Night of performance art, speakers focuses on community engagement, leadership, future possibilities

By Roxana Amparo and Robert Clinton

The annual African Heritage Month celebration took a necessary step forward this year, centering on the future of blacks in America rather than focusing solely on black culture and historical strides.

Black organizations and the quest for excellence in justice was the theme of the event, which largely centered on student involvement and activism, in the Knox Center Feb. 12.

Students expressed the powerful words of civil rights leaders past through original spoken word pieces.

The highlight of the evening was the explosion of sounds, colors and rhythmic movements that filled center stage.

Rather than simply perform for the audience made up of students and members of the campus community, dance instructor LaTonya Tigner encouraged audience participation and explained the power that lies behind African-rooted dance.

“Dance, as with other art forms, has sustained through many hardships and enabled us to hold on to traditions more than any other thing could have,” Tigner said.

“Blacks have used dance as a form of protest, to send communications, to train for battle, like capoeira or petwo, which was instrumental in fighting the Haitian revolution,” she said.

Aside from merely teaching the movements, Tigner said she wants to employ flex opportunities for teachers to use dance in their history curriculum to embrace dance as a reflection of life and society of a given era.

Former African-American Staff Association president Jim Taylor and current president, Athletic Director John Wade, spoke to the importance of student-led organizations and how the groups have been the catalyst of change in the Black community.

“It’s hard to get across to these students the amount of power they have because times have changed so much,” Wade said. “There are more outside influences and distractions. When we all lived in the same community, it was easier to educate young people about important issues, then we galvanized and took action. It is part of the difficulty in bridging the gap from past to present.”

The two reminded students of the San Francisco State strike and marches organized by Student Nonviolent Coordinating Committee throughout the Jim Crow south.

“Historically, when change occurs in America, it always comes from student-led action,” interim Student Life coordinator Erika Greene said.

Black Student Union President DeAndre Russell said he wants to harness the club’s energy to pursue some of the societal ills reflected on campus.   

“We have ideas in mind and there are a lot of issues to address,” Russell said. “For something to really work, it has to be something that all of the campus clubs can unite behind.”

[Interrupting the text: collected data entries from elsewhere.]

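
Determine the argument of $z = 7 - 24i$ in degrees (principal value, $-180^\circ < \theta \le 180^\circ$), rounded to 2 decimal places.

θ = arctan(b/a) = arctan(-24/7) (quadrant-adjusted) = -73.74°


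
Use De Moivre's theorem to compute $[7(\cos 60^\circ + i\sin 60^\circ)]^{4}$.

By De Moivre: z^n = r^n(cos(nθ) + i sin(nθ))
= 7^4(cos(4*60°) + i sin(4*60°))
= 2401(cos 240° + i sin 240°)
= -2401/2 - (2401*sqrt(3)/2)i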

Greene said, “I’ll support students in procuring any of the goods and services that they feel they deserve.”

The program consisted of inspirational pieces that encouraged the audience to step outside their comfort zone.

An impromptu dance lesson from Tigner brought audience members into the spotlight to learn the African origins of some modern dance moves.

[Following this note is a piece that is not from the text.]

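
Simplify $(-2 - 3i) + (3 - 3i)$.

(-2 + 3) + (-3 + (-3))i = 1 - 6i


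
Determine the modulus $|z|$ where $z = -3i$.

|z| = sqrt(a^2 + b^2) = sqrt(0^2 + (-3)^2) = sqrt(9) = 3


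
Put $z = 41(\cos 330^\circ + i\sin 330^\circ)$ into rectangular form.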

Dance major Bridgette Lott said, “Dance is like poetry — it’s rhythmic, it’s melodic. It can be an escape. I lose myself in it sometimes.”

Kiazi Malonga and the Fua Dia Congo drum and dance performers did not disappoint with a rousing conclusion to the evening. They engaged the crowd with call and response numbers and filled the Knox Center with energy and percussive reverberations.

“The emotion in the African ancestral performances is ingrained in us,” Tigner said. “It’s part of our daily experience, expressing love, rebellion or even as a right of passage into adulthood.”

Greene said that even with a rich African history and access to endless information that is available, lasting interest is still a problem in the quest for excellence and justice.

Events like these in which the focus is on the future rather than the glory days may be a better way to motivate students to play an active role in their futures, she said.